Timeout happens to do Azure Authentication in Elastic Search 8.15.0 Custom Plugin

Hello,

I'm trying to authenticate in a Elastic Search custom plugin using the Azure Java SDK, but I get a timeout at credential.getToken().block() If I use credential.getTokenSync(), it gets blocked on this function for an long time and doesn't unblock.

with sudo tcpdump -i br-982d5f33bf1d port not 9200, There is no egress http request captured such as 22:03:11.717573 IP 172.18.0.2.41458 > <proxyserver>.http-alt: Flags [P.], seq 1:88, ack 1, win 251, options [nop,nop,TS val 4269673029 ecr 2416468369], length 87: HTTP: CONNECT login.microsoftonline.com:443 HTTP/1.1

To validate my code, I created a simple Java application instead of an es plugin and executed it with gradlew run, which successfully authenticated.

Here is the code snippet that I used:

public class MyTokenFilter extends TokenFilter {
    @SuppressWarnings({"deprecation", "removal"})
    MyTokenFilter(TokenStream input) {
        super(input);

        AccessController.doPrivileged(
            (PrivilegedAction<Void>) () -> {
                try {
                    java.net.URL url = new java.net.URL("https://management.azure.com/.default");
                    java.net.HttpURLConnection conn = (java.net.HttpURLConnection)url.openConnection();
                    conn.setRequestMethod("GET");
                    int responseCode = conn.getResponseCode();
                    System.out.println(String.format("responseCode: %s", responseCode)); // 200 OK

                    String tenantId = System.getenv("AZURE_TENANT_ID");
                    String clientId = System.getenv("AZURE_CLIENT_ID");
                    String clientSecret = System.getenv("AZURE_CLIENT_SECRET");
                    TokenRequestContext tokenRequestContext = (new TokenRequestContext()).addScopes(new String[]{String.format("https://management.azure.com/.default")});

                    Configuration configuration = new Configuration()
                        .put("java.net.useSystemProxies", "true")
                        .put("http.proxyHost", "<proxyHost>")
                        .put("http.proxyPort", "<proxyPort>");

                    HttpClient httpClient = new NettyAsyncHttpClientBuilder()
                        .configuration(configuration)
                        // .proxy(new ProxyOptions(ProxyOptions.Type.HTTP, new InetSocketAddress(<proxyHost>, <proxyPort>)))
                        .build();
                        
                    TokenCredential credential = new ClientSecretCredentialBuilder()
                        .tenantId(tenantId)
                        .clientId(clientId)
                        .clientSecret(clientSecret)
                        .httpClient(httpClient)
                        .build();

                    // AccessToken accessToken = credential.getTokenSync(tokenRequestContext); // blocked very long time
                    AccessToken accessToken = credential.getToken(tokenRequestContext).block(Duration.ofSeconds(10)); // timeout
                    System.out.println(String.format("token: %s", accessToken.getToken()));
                } catch (Exception e) {
                    e.printStackTrace(System.out);
                }
                return null;
            }
        );
    }
}

Since it works fine outside of Elastic Search, I suspect it's related to Elastic Search Security. I tried the following settings but didn't work.

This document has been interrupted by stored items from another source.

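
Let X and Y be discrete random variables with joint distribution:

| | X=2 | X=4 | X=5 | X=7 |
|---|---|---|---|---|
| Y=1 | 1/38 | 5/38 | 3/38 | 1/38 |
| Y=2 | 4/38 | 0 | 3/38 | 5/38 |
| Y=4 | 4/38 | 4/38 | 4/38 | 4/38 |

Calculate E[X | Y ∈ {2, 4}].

P(Y ∈ {2, 4}) = 14/19.
Σ X·P over the event = 2·(4/38) + 2·(4/38) + 4·(4/38) + 5·(3/38) + 5·(4/38) + 7·(5/38) + 7·(4/38) = 65/19.
E[X | Y ∈ {2, 4}] = (65/19) / (14/19) = 65/14.

65/14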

  • xpack.security.enabled: false
  • Grant Permissions
grant {
  permission java.net.SocketPermission "*", "connect,resolve";
  permission java.io.FilePermission "<<ALL FILES>>", "read";
  permission java.lang.RuntimePermission "getClassLoader";
  permission java.lang.reflect.ReflectPermission "suppressAccessChecks";
  permission java.lang.RuntimePermission "accessDeclaredMembers";
  permission java.net.NetPermission "getProxySelector";
  permission java.util.PropertyPermission "*", "write";
  permission java.net.URLPermission "scheme:*", "*";
};

I tried to give permission AllPermision; but elasticsearch-plugin install prints "illegal permission ("java.security.AllPermission" "" "") in global grant"

If you have any other suggestions or if you've ever done Azure authentication with a Custom Plugin in ES version 8, please help me out.

For reference, we're using a proxy server, so I set up basic proxy server settings through environment variables and registered certificates using update-ca-certificates and java keytool.